Plus de robes noires, plus de plaidoiries : les avocats du barreau ont décidé de suspendre leurs activités pendant une semaine, en signe de protestation contre une réforme jugée dangereuse rapporte Mayotte La 1ère.
Au cœur de la contestation, un projet de loi porté par le ministre de la Justice visant à étendre le mécanisme du plaider-coupable… aux crimes. Une évolution qui permettrait à un accusé de reconnaître sa culpabilité et d’éviter un procès d’assises, au profit d’une procédure plus rapide.
Mais pour les avocats, cette accélération de la justice a un prix : celui des garanties fondamentales.
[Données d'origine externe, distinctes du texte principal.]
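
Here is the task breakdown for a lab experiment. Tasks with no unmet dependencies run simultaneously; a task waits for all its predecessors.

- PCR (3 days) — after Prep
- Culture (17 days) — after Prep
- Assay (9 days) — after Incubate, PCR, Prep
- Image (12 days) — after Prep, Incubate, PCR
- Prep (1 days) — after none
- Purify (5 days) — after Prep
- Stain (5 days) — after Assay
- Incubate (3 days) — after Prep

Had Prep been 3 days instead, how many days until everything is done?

Actual critical path: Prep→Culture = 1+17 = 18 ⇒ 18 days.
Prep is on the critical path; changing it to 3 makes that path 20 days.
That remains the longest chain; total 20 days.

20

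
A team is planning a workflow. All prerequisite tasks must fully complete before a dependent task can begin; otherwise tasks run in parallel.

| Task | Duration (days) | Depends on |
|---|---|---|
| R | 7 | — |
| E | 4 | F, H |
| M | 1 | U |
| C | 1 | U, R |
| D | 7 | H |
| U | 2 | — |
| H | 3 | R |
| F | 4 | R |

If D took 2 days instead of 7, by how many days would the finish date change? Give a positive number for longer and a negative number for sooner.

Critical path before the change: R→H→D = 7+3+7 = 17 giving 17 days.
D lies on that path, so at 2 days the path becomes 12 days.
New critical path: R→F→E = 7+4+4 = 15 ⇒ 15 days.
Change in finish: 15 − 17 = -2 days.

-2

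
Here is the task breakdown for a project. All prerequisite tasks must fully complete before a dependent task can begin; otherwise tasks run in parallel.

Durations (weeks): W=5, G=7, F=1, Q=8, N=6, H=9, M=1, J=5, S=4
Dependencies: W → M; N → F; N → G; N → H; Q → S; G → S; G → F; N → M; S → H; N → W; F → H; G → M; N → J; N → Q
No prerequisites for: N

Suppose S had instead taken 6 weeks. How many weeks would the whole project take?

The binding path is N→Q→S→H = 6+8+4+9 = 27; finish at 27 weeks.
S lies on that path, so at 6 weeks the path becomes 29 weeks.
The critical path is still N→Q→S→H; finish is now 29 weeks.

29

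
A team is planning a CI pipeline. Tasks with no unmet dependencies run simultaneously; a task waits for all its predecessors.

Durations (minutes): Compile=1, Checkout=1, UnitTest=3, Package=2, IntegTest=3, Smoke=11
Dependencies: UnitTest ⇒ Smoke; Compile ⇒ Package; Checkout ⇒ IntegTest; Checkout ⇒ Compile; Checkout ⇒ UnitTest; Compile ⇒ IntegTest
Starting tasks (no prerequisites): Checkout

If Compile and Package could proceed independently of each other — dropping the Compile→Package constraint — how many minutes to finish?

With the dependency in place, Checkout→UnitTest→Smoke = 1+3+11 = 15 sets the finish at 15 minutes.
Without Compile→Package, Package's earliest start moves from 2 to 0.
The longest chain is now Checkout→UnitTest→Smoke = 1+3+11 = 15, so the CI pipeline takes 15 minutes.

15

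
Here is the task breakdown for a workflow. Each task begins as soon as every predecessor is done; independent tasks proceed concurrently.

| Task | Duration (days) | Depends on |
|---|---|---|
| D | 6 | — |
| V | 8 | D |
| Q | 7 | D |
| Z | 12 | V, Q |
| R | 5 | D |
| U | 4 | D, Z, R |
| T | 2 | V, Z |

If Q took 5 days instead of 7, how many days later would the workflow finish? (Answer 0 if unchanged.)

0

As given, the longest chain is D→V→Z→U = 6+8+12+4 = 30, so the finish is 30 days.
Q is off the critical path — its longest chain is 29 days, giving 1 of slack.
No other chain overtakes it, so the finish is 30 days.
Change in finish: 30 − 30 = +0 days.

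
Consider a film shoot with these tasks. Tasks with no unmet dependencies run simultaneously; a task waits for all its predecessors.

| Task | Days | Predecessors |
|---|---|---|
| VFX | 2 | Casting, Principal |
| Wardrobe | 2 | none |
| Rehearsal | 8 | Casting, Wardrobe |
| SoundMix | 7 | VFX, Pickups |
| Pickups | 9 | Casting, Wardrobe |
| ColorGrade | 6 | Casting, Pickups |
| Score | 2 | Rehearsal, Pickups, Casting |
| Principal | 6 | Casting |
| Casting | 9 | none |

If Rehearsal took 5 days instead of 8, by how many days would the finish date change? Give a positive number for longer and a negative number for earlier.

0

The binding path is Casting→Pickups→SoundMix = 9+9+7 = 25; finish at 25 days.
The longest path through Rehearsal is only 19 days, so Rehearsal has float 6.
The critical path is still Casting→Pickups→SoundMix; finish is now 25 days.
Change in finish: 25 − 25 = +0 days.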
Ils dénoncent une réforme qui pourrait réduire les débats, écarter les témoignages, supprimer l’intervention d’un jury populaire et priver victimes comme accusés d’un procès public et contradictoire.
Réunis en assemblée générale, les professionnels du droit ont voté une grève totale de toutes les activités pénales : audiences correctionnelles, instruction, comparutions immédiates, gardes à vue… Seuls les contentieux civils et administratifs restent, pour l’instant, épargnés.
Derrière cette mobilisation, un message clair : le problème de la justice à Mayotte ne serait pas sa lenteur, mais son manque de moyens. Magistrats en nombre insuffisant, greffes sous tension, dossiers en attente : les avocats estiment qu’une réforme procédurale ne peut pas remplacer un renforcement structurel.
Un exemple récent illustre cette fragilité : un procès important a dû être reporté faute de juges disponibles pour siéger en appel.
Le mouvement doit durer jusqu’au 8 avril, avec la possibilité d’un durcissement si aucune réponse n’est apportée.